Orthogonal Statistical Learning
This work addresses a foundational issue in machine learning by enabling robust statistical guarantees in settings with nuisance parameters, which is incremental as it builds on existing orthogonality concepts to provide new non-asymptotic results.
The paper tackles the problem of statistical learning with an unknown nuisance parameter by analyzing a two-stage meta-algorithm that leverages Neyman orthogonality to reduce the impact of nuisance estimation error on excess risk bounds, achieving oracle rates under certain conditions on metric entropy.

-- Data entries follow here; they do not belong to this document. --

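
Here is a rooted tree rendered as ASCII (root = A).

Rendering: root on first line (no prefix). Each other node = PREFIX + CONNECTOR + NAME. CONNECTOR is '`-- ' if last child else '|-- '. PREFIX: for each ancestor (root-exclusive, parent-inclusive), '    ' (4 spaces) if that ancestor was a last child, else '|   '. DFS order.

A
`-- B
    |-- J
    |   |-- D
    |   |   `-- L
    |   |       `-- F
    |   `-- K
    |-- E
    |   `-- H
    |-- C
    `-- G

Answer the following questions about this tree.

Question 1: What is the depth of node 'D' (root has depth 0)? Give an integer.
Path from root to D: A -> B -> J -> D
Depth = number of edges = 3

Answer: 3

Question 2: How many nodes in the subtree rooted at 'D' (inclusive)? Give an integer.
Answer: 3

Derivation:
Subtree rooted at D contains: D, F, L
Count = 3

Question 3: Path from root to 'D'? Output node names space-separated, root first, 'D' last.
Walk down from root: A -> B -> J -> D

Answer: A B J D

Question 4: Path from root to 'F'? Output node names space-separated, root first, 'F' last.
Walk down from root: A -> B -> J -> D -> L -> F

Answer: A B J D L F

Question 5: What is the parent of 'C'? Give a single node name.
Answer: B

Derivation:
Scan adjacency: C appears as child of B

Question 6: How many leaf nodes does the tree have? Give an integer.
Answer: 5

Derivation:
Leaves (nodes with no children): C, F, G, H, K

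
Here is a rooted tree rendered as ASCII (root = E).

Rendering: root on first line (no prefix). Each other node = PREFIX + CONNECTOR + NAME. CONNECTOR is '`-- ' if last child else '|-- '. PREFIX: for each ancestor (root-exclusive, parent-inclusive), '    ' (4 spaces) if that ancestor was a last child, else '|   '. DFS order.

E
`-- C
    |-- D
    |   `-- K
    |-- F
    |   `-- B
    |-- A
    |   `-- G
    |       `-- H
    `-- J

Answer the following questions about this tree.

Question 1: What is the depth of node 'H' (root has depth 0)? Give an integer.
Answer: 4

Derivation:
Path from root to H: E -> C -> A -> G -> H
Depth = number of edges = 4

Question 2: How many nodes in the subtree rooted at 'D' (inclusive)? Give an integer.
Answer: 2

Derivation:
Subtree rooted at D contains: D, K
Count = 2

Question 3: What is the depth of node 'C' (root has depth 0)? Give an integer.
Path from root to C: E -> C
Depth = number of edges = 1

Answer: 1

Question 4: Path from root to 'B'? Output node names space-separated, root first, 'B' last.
Answer: E C F B

Derivation:
Walk down from root: E -> C -> F -> B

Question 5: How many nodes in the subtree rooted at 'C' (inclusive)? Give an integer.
Answer: 9

Derivation:
Subtree rooted at C contains: A, B, C, D, F, G, H, J, K
Count = 9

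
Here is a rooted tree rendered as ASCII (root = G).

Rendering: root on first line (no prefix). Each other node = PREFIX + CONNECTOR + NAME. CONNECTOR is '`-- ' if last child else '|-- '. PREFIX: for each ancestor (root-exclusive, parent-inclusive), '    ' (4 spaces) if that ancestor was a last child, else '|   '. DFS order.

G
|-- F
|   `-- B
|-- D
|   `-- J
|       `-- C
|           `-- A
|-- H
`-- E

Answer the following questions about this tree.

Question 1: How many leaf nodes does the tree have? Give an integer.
Leaves (nodes with no children): A, B, E, H

Answer: 4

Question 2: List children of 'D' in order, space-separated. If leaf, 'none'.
Answer: J

Derivation:
Node D's children (from adjacency): J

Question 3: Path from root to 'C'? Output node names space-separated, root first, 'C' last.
Answer: G D J C

Derivation:
Walk down from root: G -> D -> J -> C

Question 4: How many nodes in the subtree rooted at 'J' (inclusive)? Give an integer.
Answer: 3

Derivation:
Subtree rooted at J contains: A, C, J
Count = 3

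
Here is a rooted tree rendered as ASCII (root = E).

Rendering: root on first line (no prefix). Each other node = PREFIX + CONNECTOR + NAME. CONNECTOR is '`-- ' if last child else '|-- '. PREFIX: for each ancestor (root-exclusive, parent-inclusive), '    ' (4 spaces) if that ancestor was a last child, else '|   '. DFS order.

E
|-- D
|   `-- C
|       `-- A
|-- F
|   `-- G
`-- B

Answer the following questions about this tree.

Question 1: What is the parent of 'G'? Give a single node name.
Answer: F

Derivation:
Scan adjacency: G appears as child of F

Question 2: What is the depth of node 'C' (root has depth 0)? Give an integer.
Answer: 2

Derivation:
Path from root to C: E -> D -> C
Depth = number of edges = 2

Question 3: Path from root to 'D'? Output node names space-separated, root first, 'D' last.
Walk down from root: E -> D

Answer: E D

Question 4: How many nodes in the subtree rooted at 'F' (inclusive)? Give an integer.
Subtree rooted at F contains: F, G
Count = 2

Answer: 2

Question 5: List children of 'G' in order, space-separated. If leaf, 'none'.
Node G's children (from adjacency): (leaf)

Answer: none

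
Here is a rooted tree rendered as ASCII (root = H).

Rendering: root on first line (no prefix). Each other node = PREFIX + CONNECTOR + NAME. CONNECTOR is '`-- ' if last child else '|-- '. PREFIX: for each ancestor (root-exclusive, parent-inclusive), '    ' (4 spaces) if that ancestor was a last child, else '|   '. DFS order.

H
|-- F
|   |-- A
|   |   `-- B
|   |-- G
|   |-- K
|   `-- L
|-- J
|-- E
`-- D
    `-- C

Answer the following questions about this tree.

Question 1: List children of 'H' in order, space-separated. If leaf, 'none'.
Answer: F J E D

Derivation:
Node H's children (from adjacency): F, J, E, D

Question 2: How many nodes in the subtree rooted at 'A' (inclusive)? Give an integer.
Answer: 2

Derivation:
Subtree rooted at A contains: A, B
Count = 2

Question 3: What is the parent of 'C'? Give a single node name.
Scan adjacency: C appears as child of D

Answer: D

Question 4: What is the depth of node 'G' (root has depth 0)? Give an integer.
Answer: 2

Derivation:
Path from root to G: H -> F -> G
Depth = number of edges = 2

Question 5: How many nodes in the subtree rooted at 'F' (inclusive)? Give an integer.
Subtree rooted at F contains: A, B, F, G, K, L
Count = 6

Answer: 6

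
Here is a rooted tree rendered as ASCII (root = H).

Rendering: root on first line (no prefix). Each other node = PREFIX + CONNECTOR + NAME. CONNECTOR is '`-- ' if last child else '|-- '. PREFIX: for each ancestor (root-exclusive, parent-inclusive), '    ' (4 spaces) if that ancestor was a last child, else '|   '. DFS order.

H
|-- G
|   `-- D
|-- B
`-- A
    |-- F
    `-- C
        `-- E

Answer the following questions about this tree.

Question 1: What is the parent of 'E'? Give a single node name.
Answer: C

Derivation:
Scan adjacency: E appears as child of C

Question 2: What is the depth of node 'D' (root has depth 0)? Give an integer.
Answer: 2

Derivation:
Path from root to D: H -> G -> D
Depth = number of edges = 2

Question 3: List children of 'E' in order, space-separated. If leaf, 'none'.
Answer: none

Derivation:
Node E's children (from adjacency): (leaf)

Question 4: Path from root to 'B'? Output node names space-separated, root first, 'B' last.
Walk down from root: H -> B

Answer: H B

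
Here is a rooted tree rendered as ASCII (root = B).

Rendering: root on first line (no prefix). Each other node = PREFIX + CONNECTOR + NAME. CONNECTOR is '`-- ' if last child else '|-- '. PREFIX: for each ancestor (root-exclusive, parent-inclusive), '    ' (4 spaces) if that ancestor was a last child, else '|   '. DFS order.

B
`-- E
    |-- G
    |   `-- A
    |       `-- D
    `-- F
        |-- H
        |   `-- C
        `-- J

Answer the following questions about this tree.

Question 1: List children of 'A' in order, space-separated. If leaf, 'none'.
Node A's children (from adjacency): D

Answer: D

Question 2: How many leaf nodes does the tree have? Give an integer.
Leaves (nodes with no children): C, D, J

Answer: 3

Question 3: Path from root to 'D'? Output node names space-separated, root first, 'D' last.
Walk down from root: B -> E -> G -> A -> D

Answer: B E G A D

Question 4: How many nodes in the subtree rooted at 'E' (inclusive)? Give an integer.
Answer: 8

Derivation:
Subtree rooted at E contains: A, C, D, E, F, G, H, J
Count = 8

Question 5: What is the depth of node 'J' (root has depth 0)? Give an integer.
Answer: 3

Derivation:
Path from root to J: B -> E -> F -> J
Depth = number of edges = 3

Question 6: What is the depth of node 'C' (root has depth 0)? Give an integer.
Path from root to C: B -> E -> F -> H -> C
Depth = number of edges = 4

Answer: 4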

We provide non-asymptotic excess risk guarantees for statistical learning in a setting where the population risk with respect to which we evaluate the target parameter depends on an unknown nuisance parameter that must be estimated from data. We analyze a two-stage sample splitting meta-algorithm that takes as input arbitrary estimation algorithms for the target parameter and nuisance parameter. We show that if the population risk satisfies a condition called Neyman orthogonality, the impact of the nuisance estimation error on the excess risk bound achieved by the meta-algorithm is of second order. Our theorem is agnostic to the particular algorithms used for the target and nuisance and only makes an assumption on their individual performance. This enables the use of a plethora of existing results from machine learning to give new guarantees for learning with a nuisance component. Moreover, by focusing on excess risk rather than parameter estimation, we can provide rates under weaker assumptions than in previous works and accommodate settings in which the target parameter belongs to a complex nonparametric class. We provide conditions on the metric entropy of the nuisance and target classes such that oracle rates of the same order as if we knew the nuisance parameter are achieved.